Lo frecuente era que los estudiantes que acudían a Bolonia únicamente aspirasen a formarse durante uno, tres o cinco años para posteriormente poder conseguir un empleo en la administración bien remunerado, aunque también había quienes tenían otros objetivos más ambiciosos. Estos eran los que pretendían cursar entre siete u ocho años de estudios civiles, o en su defecto, entre cinco y seis años de estudios canónicos para poder llegar a ser doctores in iure. En ciertas ocasiones se daban casos de estudiantes que buscaban el doctorado en utroque, o lo que es lo mismo, doctorarse tanto en derecho civil como en derecho canónico.

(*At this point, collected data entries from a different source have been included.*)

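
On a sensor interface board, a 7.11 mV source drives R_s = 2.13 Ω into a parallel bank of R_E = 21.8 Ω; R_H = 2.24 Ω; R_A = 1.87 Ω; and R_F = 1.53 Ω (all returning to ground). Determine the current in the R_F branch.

Equivalent of the parallel group: R_p = 0.5950 Ω.
Node voltage V_A = V_supply · R_p/(R_s + R_p) = 7.11 × 0.2184 = 1.552 mV.
Branch current I = V_A/R_F = 1.552/1.53 = 1.015 mA.

I ≈ 1.01 mA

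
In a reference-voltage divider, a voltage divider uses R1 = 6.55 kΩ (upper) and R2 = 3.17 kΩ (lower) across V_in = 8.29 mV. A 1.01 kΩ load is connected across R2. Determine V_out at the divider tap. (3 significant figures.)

V_out ≈ 0.868 mV

First combine the lower leg with the load: R2 ‖ R_L = 0.7660 kΩ.
Now apply the divider: V_out = 8.29 × 0.1047 = 0.8679 mV.
(Unloaded it would be 2.70 mV; the load pulls it down.)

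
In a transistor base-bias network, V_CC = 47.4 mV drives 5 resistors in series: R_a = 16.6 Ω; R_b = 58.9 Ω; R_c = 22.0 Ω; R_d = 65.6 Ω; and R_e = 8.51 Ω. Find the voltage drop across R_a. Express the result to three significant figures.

ΣR = 16.6 + 58.9 + 22.0 + 65.6 + 8.51 = 171.6 Ω.
By the voltage-divider rule, V = 47.4 × 16.60/171.6 = 4.585 mV.

V ≈ 4.59 mV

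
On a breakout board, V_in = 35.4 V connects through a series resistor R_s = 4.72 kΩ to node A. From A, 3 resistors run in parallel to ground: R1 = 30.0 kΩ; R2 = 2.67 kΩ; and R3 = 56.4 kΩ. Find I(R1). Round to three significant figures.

Parallel bank: R_p = 1/(1/30.0 + 1/2.67 + 1/56.4) = 2.350 kΩ.
V_A = 35.4 × 2.350/7.070 = 11.77 V.
Branch current I = V_A/R1 = 11.77/30.0 = 0.3922 mA.

I ≈ 0.392 mA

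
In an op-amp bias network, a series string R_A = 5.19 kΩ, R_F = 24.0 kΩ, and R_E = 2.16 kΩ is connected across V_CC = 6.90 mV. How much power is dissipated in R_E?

Series current I = V_CC/ΣR = 6.90/31.35 = 0.2201 µA.
P(R_E) = I²·R_E = (0.2201)² × 2.16 = 0.1046 nW.

P ≈ 0.105 nW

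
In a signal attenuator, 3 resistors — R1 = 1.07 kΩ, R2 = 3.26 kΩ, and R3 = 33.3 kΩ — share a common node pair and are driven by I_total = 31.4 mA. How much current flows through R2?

Conductances: ΣG = 1/1.07 + 1/3.26 + 1/33.3 = 1.271 (1/kΩ).
Current divider: I(R2) = I_total · G_k/ΣG = 31.4 × (0.3067/1.271) = 31.4 × 0.2413 = 7.576 mA.

I ≈ 7.58 mA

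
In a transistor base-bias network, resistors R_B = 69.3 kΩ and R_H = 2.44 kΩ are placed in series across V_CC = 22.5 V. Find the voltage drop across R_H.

V ≈ 0.765 V

Series total: ΣR = 69.3 + 2.44 = 71.74 kΩ.
Voltage divider: V = V_CC · (2.440 / 71.74) = 22.5 × 0.03401 = 0.7653 V.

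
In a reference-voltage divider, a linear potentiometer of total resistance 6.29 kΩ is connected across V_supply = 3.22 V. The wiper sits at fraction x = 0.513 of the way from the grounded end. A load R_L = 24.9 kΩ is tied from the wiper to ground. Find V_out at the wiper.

V_out ≈ 1.55 V

Lower segment x·R_p = 3.227 kΩ; upper segment (1−x)·R_p = 3.063 kΩ.
Lower segment in parallel with the load: 3.227 ‖ 24.9 = 2.857 kΩ.
Then V_out = V_supply · 2.857/(3.063 + 2.857) = 1.554 V.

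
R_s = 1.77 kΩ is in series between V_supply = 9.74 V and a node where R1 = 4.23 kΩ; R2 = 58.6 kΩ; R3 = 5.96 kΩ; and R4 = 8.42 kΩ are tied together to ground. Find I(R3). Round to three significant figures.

Equivalent of the parallel group: R_p = 1.852 kΩ.
Node voltage V_A = V_supply · R_p/(R_s + R_p) = 9.74 × 0.5113 = 4.980 V.
I(R3) = V_A / R3 = 4.980/5.96 = 0.8356 mA.

I ≈ 0.836 mA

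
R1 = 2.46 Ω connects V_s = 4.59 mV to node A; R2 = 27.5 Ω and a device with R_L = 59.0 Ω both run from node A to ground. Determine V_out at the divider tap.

First combine the lower leg with the load: R2 ‖ R_L = 18.76 Ω.
Now apply the divider: V_out = 4.59 × 0.8841 = 4.058 mV.

V_out ≈ 4.06 mV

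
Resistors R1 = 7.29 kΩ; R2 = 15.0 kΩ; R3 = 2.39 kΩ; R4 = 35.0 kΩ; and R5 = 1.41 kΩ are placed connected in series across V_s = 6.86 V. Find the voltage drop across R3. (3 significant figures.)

Series total: ΣR = 7.29 + 15.0 + 2.39 + 35.0 + 1.41 = 61.09 kΩ.
V = V_s · R/ΣR = 6.86 × 0.03912 = 0.2684 V.

V ≈ 0.268 V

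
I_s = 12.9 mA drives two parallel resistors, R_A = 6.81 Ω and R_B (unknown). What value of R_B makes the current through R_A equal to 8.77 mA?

R_B ≈ 14.5 Ω

The fraction through R_A equals R_B/(R_A+R_B).
With f = 0.6798, R_B = R_A · f/(1−f) = 6.81 × 2.123 = 14.46 Ω.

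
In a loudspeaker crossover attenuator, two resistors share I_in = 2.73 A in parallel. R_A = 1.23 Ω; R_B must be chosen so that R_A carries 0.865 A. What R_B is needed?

The fraction through R_A equals R_B/(R_A+R_B).
0.865/2.73 = R_B/(R_A + R_B) → R_B = R_A · (0.3168)/(1 − 0.3168) = 1.23 × 0.4638 = 0.5705 Ω.

R_B ≈ 0.570 Ω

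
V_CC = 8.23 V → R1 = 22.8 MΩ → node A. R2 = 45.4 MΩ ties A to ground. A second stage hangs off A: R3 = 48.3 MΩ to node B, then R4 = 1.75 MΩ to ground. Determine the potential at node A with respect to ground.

V_A ≈ 4.20 V

Looking into the second stage from A: R3 + R4 = 50.05 MΩ appears in parallel with R2.
Effective lower resistance at A: R2 ‖ 50.05 = 23.81 MΩ.
So V_A = 8.23 × 0.5108 = 4.204 V.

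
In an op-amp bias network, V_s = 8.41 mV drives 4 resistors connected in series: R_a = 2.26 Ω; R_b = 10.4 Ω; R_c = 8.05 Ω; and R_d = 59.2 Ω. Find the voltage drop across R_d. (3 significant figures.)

V ≈ 6.23 mV

Total series resistance ΣR = 2.26 + 10.4 + 8.05 + 59.2 = 79.91 Ω.
V = V_s · R/ΣR = 8.41 × 0.7408 = 6.230 mV.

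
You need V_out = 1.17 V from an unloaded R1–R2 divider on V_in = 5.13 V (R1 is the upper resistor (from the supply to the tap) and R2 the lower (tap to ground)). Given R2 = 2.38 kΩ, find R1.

The divider ratio is R2/(R1+R2) = 1.17/5.13 = 0.2281.
So R1 = R2 · (V_in/V_out − 1) = 2.38 × (5.13/1.17 − 1) = 2.38 × 3.385 = 8.055 kΩ.

R1 ≈ 8.06 kΩ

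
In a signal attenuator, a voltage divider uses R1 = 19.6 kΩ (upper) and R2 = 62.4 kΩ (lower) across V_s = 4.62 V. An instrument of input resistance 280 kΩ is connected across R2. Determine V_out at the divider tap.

V_out ≈ 3.34 V

The load sits in parallel with R2, giving an effective lower resistance R2' = R2·R_L/(R2+R_L) = 51.03 kΩ.
Voltage divider with the loaded lower leg: V_out = 4.62 × 51.03/(19.6 + 51.03) = 4.62 × 0.7225 = 3.338 V.
(Unloaded it would be 3.52 V; the load pulls it down.)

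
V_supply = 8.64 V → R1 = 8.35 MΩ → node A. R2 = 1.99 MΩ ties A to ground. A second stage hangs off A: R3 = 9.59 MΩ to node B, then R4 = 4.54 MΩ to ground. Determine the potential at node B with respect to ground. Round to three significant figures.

V_B ≈ 0.480 V

Node A sees R2 in parallel with the series input of stage 2, R3 + R4 = 14.13 MΩ.
R2 ‖ (R3+R4) = 1.744 MΩ.
So V_A = 8.64 × 0.1728 = 1.493 V.
V_B = V_A × 0.3213 = 0.4797 V.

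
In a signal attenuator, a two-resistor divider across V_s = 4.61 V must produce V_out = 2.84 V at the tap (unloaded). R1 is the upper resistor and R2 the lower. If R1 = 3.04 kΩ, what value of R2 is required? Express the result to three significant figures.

R2 ≈ 4.88 kΩ

The divider ratio is R2/(R1+R2) = 2.84/4.61 = 0.6161.
So R2 = R1 · V_out/(V_s − V_out) = 3.04 × 2.84/(4.61 − 2.84) = 3.04 × 1.605 = 4.878 kΩ.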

En los primeros años era el maestro el depositario de la potestad para conceder el grado, pero esta situación cambió con el paso de los años de manera que pasaron a ser los canónigos de la catedral quienes tras someter al estudiante a un examen podían otorgar o denegar el grado. A mediados del siglo XII d. C. en el tribunal tuvieron cabida peritos en derechos laicos, hecho que se radicalizaría hacia finales de la centuria al ser los exámenes dirigidos y controlados por los profesores de Bolonia y los doctores sin presencia alguna de canónigos. Esta voluble situación se tornó más estable en el siglo XIII d. C., cuando intervino en la concesión del grado el archidiácono junto con una comisión de doctores, para finalmente, y de forma definitiva, recaer la tarea en manos del Colegio de doctores.
Para obtener el doctorado se debe superar un doble examen, uno privado y otro público.